A prior post examined fact and dimension tables. The concept is fairly easy to understand but there is some more complexity to dimension tables that I want to touch on. That complexity surrounds the ways in which records are uniquely identified. Two terms called a natural key and a surrogate key come into play.
Natural Key: A natural key is a key that uniquely identifies a piece of descriptive data (dimension) from a business perspective. Giving a business expert this value will mean something to him.
Surrogate Key: A surrogate key is a key that is internal to the data warehouse. It most often takes the form of an auto generated number that serves as the primary key of a dimension table. Giving a business expert this value will mean nothing to him.
Consider the following table (also used in the other post)…
This table is a dimension table that contains data about products. From the business’ point of view, the way that you uniquely identify a product is by the product number. A user of the data warehouse can compare the product_number field to the source system and find it in there. The product_number field, therefore, is known as the natural key.
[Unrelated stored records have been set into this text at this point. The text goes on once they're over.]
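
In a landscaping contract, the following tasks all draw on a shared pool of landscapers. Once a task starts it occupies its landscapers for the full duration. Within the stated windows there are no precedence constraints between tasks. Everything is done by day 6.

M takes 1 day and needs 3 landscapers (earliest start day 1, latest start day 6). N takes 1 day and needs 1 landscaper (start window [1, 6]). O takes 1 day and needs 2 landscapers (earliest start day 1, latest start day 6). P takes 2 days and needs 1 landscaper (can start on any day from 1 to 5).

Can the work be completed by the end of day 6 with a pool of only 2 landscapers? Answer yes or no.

no

The minimum achievable peak is 3; 2 < 3, so no feasible schedule stays within the cap.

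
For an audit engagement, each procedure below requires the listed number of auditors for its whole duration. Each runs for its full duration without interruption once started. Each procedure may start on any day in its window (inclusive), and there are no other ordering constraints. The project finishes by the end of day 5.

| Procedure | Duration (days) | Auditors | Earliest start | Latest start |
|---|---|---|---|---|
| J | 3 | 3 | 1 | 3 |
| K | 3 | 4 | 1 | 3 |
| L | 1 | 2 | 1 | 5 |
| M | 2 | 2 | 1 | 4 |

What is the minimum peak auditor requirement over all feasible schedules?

Early-start (J@1, K@1, L@1, M@1) gives peak 11: d1:11  d2:9  d3:7  d4:0  d5:0.
Shift L→4, M→4.
Schedule J@1, K@1, L@4, M@4: d1:7  d2:7  d3:7  d4:4  d5:2 — peak 7.

7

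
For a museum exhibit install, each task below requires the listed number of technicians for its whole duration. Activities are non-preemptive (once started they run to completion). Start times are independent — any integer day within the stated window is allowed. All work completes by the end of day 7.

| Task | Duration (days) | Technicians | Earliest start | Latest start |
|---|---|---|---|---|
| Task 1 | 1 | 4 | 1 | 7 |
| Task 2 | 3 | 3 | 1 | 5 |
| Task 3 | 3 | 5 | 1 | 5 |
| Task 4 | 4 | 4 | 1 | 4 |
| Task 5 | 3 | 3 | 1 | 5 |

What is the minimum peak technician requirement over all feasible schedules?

8

Early-start (Task 1@1, Task 2@1, Task 3@1, Task 4@1, Task 5@1) gives peak 19: d1:19  d2:15  d3:15  d4:4  d5:0  d6:0  d7:0.
Shift Task 2→2, Task 3→5, Task 5→5.
Schedule Task 1@1, Task 2@2, Task 3@5, Task 4@1, Task 5@5: d1:8  d2:7  d3:7  d4:7  d5:8  d6:8  d7:8 — peak 8.
Total technician-days = 53 over 7 days ⇒ peak ≥ ⌈53/7⌉ = 8, so 8 is optimal.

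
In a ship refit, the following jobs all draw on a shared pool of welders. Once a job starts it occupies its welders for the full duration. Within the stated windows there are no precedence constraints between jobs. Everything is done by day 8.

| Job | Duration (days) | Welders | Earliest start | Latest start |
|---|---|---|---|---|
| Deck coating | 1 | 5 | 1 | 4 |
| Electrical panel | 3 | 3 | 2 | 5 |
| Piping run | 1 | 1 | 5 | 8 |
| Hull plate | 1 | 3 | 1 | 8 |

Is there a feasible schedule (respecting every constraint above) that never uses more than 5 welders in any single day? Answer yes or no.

yes

Schedule Deck coating@1, Electrical panel@2, Piping run@5, Hull plate@5: d1:5  d2:3  d3:3  d4:3  d5:4  d6:0  d7:0  d8:0 — peak 5 ≤ 5.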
However, giving the business users the key_product value will be meaningless to them. No source system will have that value. As new products are added to the dimension table, the ETL auto generates a number and places it into this field. The only reason for this is so that it can be used for the primary key/foreign key relationship between this dimension table and the fact table. Therefore, the key_product field is the surrogate key.Why can’t the natural key serve as the surrogate key? Good question. It’s a bit much to answer in this post but I’ll basically say that there may be instances in which more than one record will exist in the dimension table for a given product.